One such issue is women’s career prospects. Research shows that women who have children in early adulthood face significant challenges in gaining employment. The negative impact of motherhood on the career progression of 18-24 year-olds is bigger than the positive impact of good qualifications, according to a study by the Young Women’s Trust. It also revealed that new mothers, or those with a dependent child, were six times more likely to be economically inactive (not in employment) than those without children. Meanwhile, having children did not impact whether men were in employment or not.
Half of the men thought their careers would take priority over their partners and two-thirds thought their partners would handle the majority of childcare
And women who have children after the age of 24 are unlikely to be spared from a negative impact on their career aims. Indeed, an article from earlier this year in the Harvard Business Review suggested that if women can’t find a spouse who supports their career they’d be better off remaining single. It cited various research including a survey of millennial Harvard Business School graduates.
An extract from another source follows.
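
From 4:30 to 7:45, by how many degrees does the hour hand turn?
The hour hand moves 0.5 degrees per minute.
Time elapsed: 7:45 - 4:30 = 195 minutes
Angular displacement: 195 x 0.5 = 97.5 degrees

Final answer: 97.5 degrees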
Questioning male and female graduates, the survey found that half of the men thought their careers would take priority over their partners and two-thirds thought their partners would handle the majority of childcare.
Perhaps, to balance out the influence that being a parent has on women’s career prospects versus men’s, young men should be told to prepare for a stint of shared parental leave or even becoming stay-at-home dads. In an alternative future where young women take the advice of the HBR, twenty-something men might face the brunt of the fertility scaremongering. They might be told that by not proving themselves supportive of their partner’s ambitions (rather than just saying they are), they risk missing the chance to become a father and resigning themselves to eternal singledom.